Experts in aphasia are citing her work and suggesting the findings are a major step forward. They are right. She helped define a new disease. Now, patients with logopenic PPA could be enrolled in clinical trials with Alzheimer’s medicines. They might also benefit from current AD drugs.
Of course, the findings beget more questions: Why does Alzheimer’s pathology show up in a different brain region? Is there something about these patients that could explain this vulnerability?

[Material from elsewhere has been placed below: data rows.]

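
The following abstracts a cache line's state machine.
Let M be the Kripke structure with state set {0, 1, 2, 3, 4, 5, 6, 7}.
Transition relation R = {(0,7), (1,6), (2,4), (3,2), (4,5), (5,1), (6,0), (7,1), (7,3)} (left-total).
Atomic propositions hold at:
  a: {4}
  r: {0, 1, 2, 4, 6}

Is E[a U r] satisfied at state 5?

E[a U r]: least fixpoint, start Z0 = Sat(r) = {0, 1, 2, 4, 6}, add states in Sat(a) with some successor in Z. Already a fixed point.
Sat(E[a U r]) = {0, 1, 2, 4, 6}
5 ∉ Sat(E[a U r]) = {0, 1, 2, 4, 6}, so the formula does not hold at 5.

No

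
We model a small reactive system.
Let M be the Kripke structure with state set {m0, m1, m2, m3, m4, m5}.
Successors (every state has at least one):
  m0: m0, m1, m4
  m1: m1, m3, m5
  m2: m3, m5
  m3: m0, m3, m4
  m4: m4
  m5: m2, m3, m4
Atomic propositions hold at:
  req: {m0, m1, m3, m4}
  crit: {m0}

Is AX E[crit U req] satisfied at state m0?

E[crit U req]: least fixpoint, start Z0 = Sat(req) = {m0, m1, m3, m4}, add states in Sat(crit) with some successor in Z. Already a fixed point.
Sat(E[crit U req]) = {m0, m1, m3, m4}
Sat(AX E[crit U req]) = {s : every successor in {m0, m1, m3, m4}} = {m0, m3, m4}
m0 ∈ Sat(AX E[crit U req]) = {m0, m3, m4}, so the formula holds at m0.

Yes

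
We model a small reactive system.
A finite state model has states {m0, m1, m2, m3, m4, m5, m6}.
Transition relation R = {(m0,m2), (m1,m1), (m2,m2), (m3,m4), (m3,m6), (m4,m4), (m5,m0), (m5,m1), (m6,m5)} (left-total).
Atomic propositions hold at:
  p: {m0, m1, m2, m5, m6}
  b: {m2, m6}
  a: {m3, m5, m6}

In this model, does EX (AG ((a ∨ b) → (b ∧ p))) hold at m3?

Sat(a ∨ b) = {m2, m3, m5, m6}
Sat(b ∧ p) = {m2, m6}
Sat((a ∨ b) → (b ∧ p)) = {m0, m1, m2, m4, m6}
AG ((a ∨ b) → (b ∧ p)): greatest fixpoint, start Z0 = {m0, m1, m2, m4, m6}, keep only states in Sat with every successor in Z. Z1 = {m0, m1, m2, m4}; fixed.
Sat(AG ((a ∨ b) → (b ∧ p))) = {m0, m1, m2, m4}
Sat(EX (AG ((a ∨ b) → (b ∧ p)))) = {s : some successor in {m0, m1, m2, m4}} = {m0, m1, m2, m3, m4, m5}
m3 ∈ Sat(EX (AG ((a ∨ b) → (b ∧ p)))) = {m0, m1, m2, m3, m4, m5}, so the formula holds at m3.

Yes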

Dr. Gorno Tempini and her colleagues believe that their life histories with words may offer some clues. It seems that many of them say that they had dyslexia, or reading problems, in school. Many also report problems with numbers as well. These hints have ignited a new area of interest for the neurologist: dyslexia. Two years ago, her team opened a dyslexia research center and every Monday kids and their parents arrive for testing. They have also started a study at a school designed for children with dyslexia – the Charles Armstrong School in Belmont.

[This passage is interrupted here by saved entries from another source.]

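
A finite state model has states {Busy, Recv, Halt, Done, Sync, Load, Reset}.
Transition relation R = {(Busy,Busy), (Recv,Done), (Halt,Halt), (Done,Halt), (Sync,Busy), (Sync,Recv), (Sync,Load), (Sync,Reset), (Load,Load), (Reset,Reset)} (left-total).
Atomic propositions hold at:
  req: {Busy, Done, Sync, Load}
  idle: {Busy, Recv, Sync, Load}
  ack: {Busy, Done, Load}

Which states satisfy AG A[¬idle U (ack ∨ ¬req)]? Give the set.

{Busy, Recv, Halt, Done, Load, Reset}

Sat(¬idle) = {Halt, Done, Reset}
Sat(¬req) = {Recv, Halt, Reset}
Sat(ack ∨ ¬req) = {Busy, Recv, Halt, Done, Load, Reset}
A[¬idle U (ack ∨ ¬req)]: least fixpoint, start Z0 = Sat((ack ∨ ¬req)) = {Busy, Recv, Halt, Done, Load, Reset}, add states in Sat(¬idle) with every successor in Z. Already a fixed point.
Sat(A[¬idle U (ack ∨ ¬req)]) = {Busy, Recv, Halt, Done, Load, Reset}
AG A[¬idle U (ack ∨ ¬req)]: greatest fixpoint, start Z0 = {Busy, Recv, Halt, Done, Load, Reset}, keep only states in Sat with every successor in Z. Already a fixed point.
Sat(AG A[¬idle U (ack ∨ ¬req)]) = {Busy, Recv, Halt, Done, Load, Reset}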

There are other people at the Memory and Aging Center who believe that problems early in life – like working with numbers and learning to read – can provide clues to diseases that occur decades later. In every assessment, patients and their family members are asked about a variety of early life events that they hope will help them figure out how the older brain becomes vulnerable to specific diseases, and how scientists (and teachers) might go about changing the trajectory for future generations.
Jamie Talan is an Atlantic Fellow in the Global Brain Health Institute, a collaboration between UCSF and Trinity College in Dublin. She will be spending several months at UCSF writing about the inner workings of the brain and giving voice to patients and the doctors, nurses, psychologists, geneticists and researchers involved in building the foundation for a whole body of non-Alzheimer dementias that are often missed, lost or ignored.